Berdasarkan beberapa pengertian di atas maka dapat disimpulkan
bahwa: Pawiwahan adalah ikatan lahir batin (skala dan niskala) antara seorang pria
dan wanita untuk membentukkeluarga bahagia dan kekal yang diakui oleh hukum
Negara, Agama dan Adat.

e. Agama Buddha
Seusia dengan ajaran Sang Buddha, maka setiap orang memiliki kebebasan untuk
memilih cara hidupnya masing-masing. Sang Buddha tidak mewajibkan untuk setiap
orang harus mencari pasangan hidupnya.

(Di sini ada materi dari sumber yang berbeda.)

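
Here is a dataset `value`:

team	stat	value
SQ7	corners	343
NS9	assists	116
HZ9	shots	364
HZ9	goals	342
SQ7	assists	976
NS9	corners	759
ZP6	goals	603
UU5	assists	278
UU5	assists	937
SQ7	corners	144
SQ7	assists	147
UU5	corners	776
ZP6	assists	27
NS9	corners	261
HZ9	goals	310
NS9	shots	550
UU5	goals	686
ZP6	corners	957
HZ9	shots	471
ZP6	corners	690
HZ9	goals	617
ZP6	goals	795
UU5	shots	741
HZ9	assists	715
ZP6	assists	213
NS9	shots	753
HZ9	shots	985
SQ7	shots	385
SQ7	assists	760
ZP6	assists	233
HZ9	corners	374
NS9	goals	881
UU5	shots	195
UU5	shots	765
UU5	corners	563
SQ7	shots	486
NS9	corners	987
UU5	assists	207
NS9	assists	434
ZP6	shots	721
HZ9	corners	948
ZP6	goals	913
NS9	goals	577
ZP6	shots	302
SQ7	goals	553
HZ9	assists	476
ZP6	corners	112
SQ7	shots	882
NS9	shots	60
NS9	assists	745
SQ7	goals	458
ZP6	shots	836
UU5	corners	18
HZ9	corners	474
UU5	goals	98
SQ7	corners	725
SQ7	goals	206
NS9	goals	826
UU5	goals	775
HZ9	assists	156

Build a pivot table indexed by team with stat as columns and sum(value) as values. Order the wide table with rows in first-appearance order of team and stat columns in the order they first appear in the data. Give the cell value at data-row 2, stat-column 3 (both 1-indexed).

With rows in first-appearance order of team, row 2 is team=NS9. stat columns in first-appearance order: corners, assists, shots, goals; column 3 is shots.
Long rows with team=NS9, stat=shots: 550 + 753 + 60 = 1363.

1363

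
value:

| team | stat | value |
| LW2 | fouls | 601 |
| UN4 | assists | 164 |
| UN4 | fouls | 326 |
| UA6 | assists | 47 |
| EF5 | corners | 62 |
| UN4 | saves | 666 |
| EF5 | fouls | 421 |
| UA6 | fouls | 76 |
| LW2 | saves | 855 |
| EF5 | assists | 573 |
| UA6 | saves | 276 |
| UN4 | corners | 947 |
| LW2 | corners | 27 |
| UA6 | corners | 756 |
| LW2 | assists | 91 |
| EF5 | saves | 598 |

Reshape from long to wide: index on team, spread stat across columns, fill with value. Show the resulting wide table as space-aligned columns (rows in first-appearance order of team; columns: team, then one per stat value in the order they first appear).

team  fouls  assists  corners  saves
LW2   601    91       27       855  
UN4   326    164      947      666  
UA6   76     47       756      276  
EF5   421    573      62       598  

Columns: team plus the 4 distinct stat values (fouls, assists, corners, saves).
For example, row LW2 column fouls takes value=601 from the long row (LW2, fouls).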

Demikian pula Sang Buddha tidak melarang
bagi mereka yang ingin hidup membujang, baik pria maupun wanita. Dengan kata
lain kewajiban untuk membangun rumah tangga sebagai suami/istri bukan merupakan
kewajiban beragama yang harus dipatuhi. Mereka yang hidup membujang tidak
melanggar ketentuan dalam agama Buddha. Tujuan hidup adalah untuk mendapatkan
kebahagiaan lahiriah dan batiniah, baik didunia ini maupun di alam-alam kehidupan
lainnya, sampai tercapainya Nibbana. Oleh karena itu perkawinan menurut agama
Buddha tidak dianggap sebagia sesuatu yang suci ataupun tidak suci.

3. Hukum
Menurut Undang-Undang Nomor 1 Tahun 1974 tentang Perkawinan, pada BAB II tentang
Dasar-Dasar Perkawinan, pada Pasal 1, dikatakan bahwa: Perkawinan adalah ikatan lahir batin
antara seorang pria dan seorang wanita sebagai suami istri dengan tujuan membentuk keluarga
atau rumah tangga yang bahagia dan kekal berdasarkan Ketuhanan Yang Maha Esa.
Dan pada pasal 2 ayat 1 dan 2 dikatakan bahwa:
(1) Perkawinan adalah sah apabila dilakukan menurut hukum masing-masing agama dan
kepercayaannya itu.
(2) Tiap-tiap perkawinan dicatat menurut peraturan perundang-undangan yang berlaku.